Innovation and Sustainability: a Winning Team

{{item.title}}

There is no sustainability without innovation, nor can any innovation exist that is not sustainable. The new energy scene is forcing utilities and producers to change business criteria and models, and innovation has become the only way to stay on the market, let alone compete with others.

The list of Enel innovations is long and its cutting-edge solutions and products involve the whole energy supply chain and all energy sources. Particularly important Group innovations include the electronic meter and the smart metering systems that followed its creation, as well as ultra-supercritical boilers, and fume reduction systems at thermal power plants, AMIS systems at geothermal facilities and charging stations for electric cars, including fast charge technology.

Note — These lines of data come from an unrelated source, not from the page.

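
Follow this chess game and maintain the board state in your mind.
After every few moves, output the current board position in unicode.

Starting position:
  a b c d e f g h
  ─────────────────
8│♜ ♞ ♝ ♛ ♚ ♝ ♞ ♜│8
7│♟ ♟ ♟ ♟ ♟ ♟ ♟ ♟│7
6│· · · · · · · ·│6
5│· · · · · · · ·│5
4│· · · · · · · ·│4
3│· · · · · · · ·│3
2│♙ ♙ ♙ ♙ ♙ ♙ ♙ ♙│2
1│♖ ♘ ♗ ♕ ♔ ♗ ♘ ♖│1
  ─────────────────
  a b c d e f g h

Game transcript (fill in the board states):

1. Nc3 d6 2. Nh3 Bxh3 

  a b c d e f g h
  ─────────────────
8│♜ ♞ · ♛ ♚ ♝ ♞ ♜│8
7│♟ ♟ ♟ · ♟ ♟ ♟ ♟│7
6│· · · ♟ · · · ·│6
5│· · · · · · · ·│5
4│· · · · · · · ·│4
3│· · ♘ · · · · ♝│3
2│♙ ♙ ♙ ♙ ♙ ♙ ♙ ♙│2
1│♖ · ♗ ♕ ♔ ♗ · ♖│1
  ─────────────────
  a b c d e f g h

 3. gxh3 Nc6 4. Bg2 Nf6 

  a b c d e f g h
  ─────────────────
8│♜ · · ♛ ♚ ♝ · ♜│8
7│♟ ♟ ♟ · ♟ ♟ ♟ ♟│7
6│· · ♞ ♟ · ♞ · ·│6
5│· · · · · · · ·│5
4│· · · · · · · ·│4
3│· · ♘ · · · · ♙│3
2│♙ ♙ ♙ ♙ ♙ ♙ ♗ ♙│2
1│♖ · ♗ ♕ ♔ · · ♖│1
  ─────────────────
  a b c d e f g h

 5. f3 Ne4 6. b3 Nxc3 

  a b c d e f g h
  ─────────────────
8│♜ · · ♛ ♚ ♝ · ♜│8
7│♟ ♟ ♟ · ♟ ♟ ♟ ♟│7
6│· · ♞ ♟ · · · ·│6
5│· · · · · · · ·│5
4│· · · · · · · ·│4
3│· ♙ ♞ · · ♙ · ♙│3
2│♙ · ♙ ♙ ♙ · ♗ ♙│2
1│♖ · ♗ ♕ ♔ · · ♖│1
  ─────────────────
  a b c d e f g h

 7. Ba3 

  a b c d e f g h
  ─────────────────
8│♜ · · ♛ ♚ ♝ · ♜│8
7│♟ ♟ ♟ · ♟ ♟ ♟ ♟│7
6│· · ♞ ♟ · · · ·│6
5│· · · · · · · ·│5
4│· · · · · · · ·│4
3│♗ ♙ ♞ · · ♙ · ♙│3
2│♙ · ♙ ♙ ♙ · ♗ ♙│2
1│♖ · · ♕ ♔ · · ♖│1
  ─────────────────
  a b c d e f g h


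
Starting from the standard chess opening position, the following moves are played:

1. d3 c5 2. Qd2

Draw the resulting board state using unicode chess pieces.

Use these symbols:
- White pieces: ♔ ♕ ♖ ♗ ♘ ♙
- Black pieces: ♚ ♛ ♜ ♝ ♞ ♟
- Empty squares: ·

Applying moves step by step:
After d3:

♜ ♞ ♝ ♛ ♚ ♝ ♞ ♜
♟ ♟ ♟ ♟ ♟ ♟ ♟ ♟
· · · · · · · ·
· · · · · · · ·
· · · · · · · ·
· · · ♙ · · · ·
♙ ♙ ♙ · ♙ ♙ ♙ ♙
♖ ♘ ♗ ♕ ♔ ♗ ♘ ♖


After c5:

♜ ♞ ♝ ♛ ♚ ♝ ♞ ♜
♟ ♟ · ♟ ♟ ♟ ♟ ♟
· · · · · · · ·
· · ♟ · · · · ·
· · · · · · · ·
· · · ♙ · · · ·
♙ ♙ ♙ · ♙ ♙ ♙ ♙
♖ ♘ ♗ ♕ ♔ ♗ ♘ ♖


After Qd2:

♜ ♞ ♝ ♛ ♚ ♝ ♞ ♜
♟ ♟ · ♟ ♟ ♟ ♟ ♟
· · · · · · · ·
· · ♟ · · · · ·
· · · · · · · ·
· · · ♙ · · · ·
♙ ♙ ♙ ♕ ♙ ♙ ♙ ♙
♖ ♘ ♗ · ♔ ♗ ♘ ♖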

In the digital age, not only large research centres and multinational companies, but also start-ups, small businesses and even individual inventors create new solutions and realise ideas that revolutionise entire markets. Today, innovation is the result of interaction between different groups, and its development forms a global network of relations in which big business and makers have become partners.

Open innovation is a new model developed with the philosophy that good ideas can come from anywhere, and for multinationals this applies both in their relations with start-ups and innovative businesses and within the company itself. Thanks to its open innovation, Enel is adopting new green technologies – well-known examples include the R115 marine generator conceived and manufactured by 40South Energy and the Trinum thermodynamic cogeneration system developed by Innova – while also creating solutions that target a number of fields in the energy sector that originate from the creativity and expertise of Group employees.

Enel's corporate crowdsourcing has already led to innovations like the 'briefcase' that monitors the functioning of meters and the chip that remotely checks consumer consumption conceived by Ampla's employees in Brazil. It also brought about the 241 ideas for improve the efficiency of hydro facilities in Spain, which were proposed by 85 Endesa employees and carried out within the Busca y Encuentra Mejoras initiative.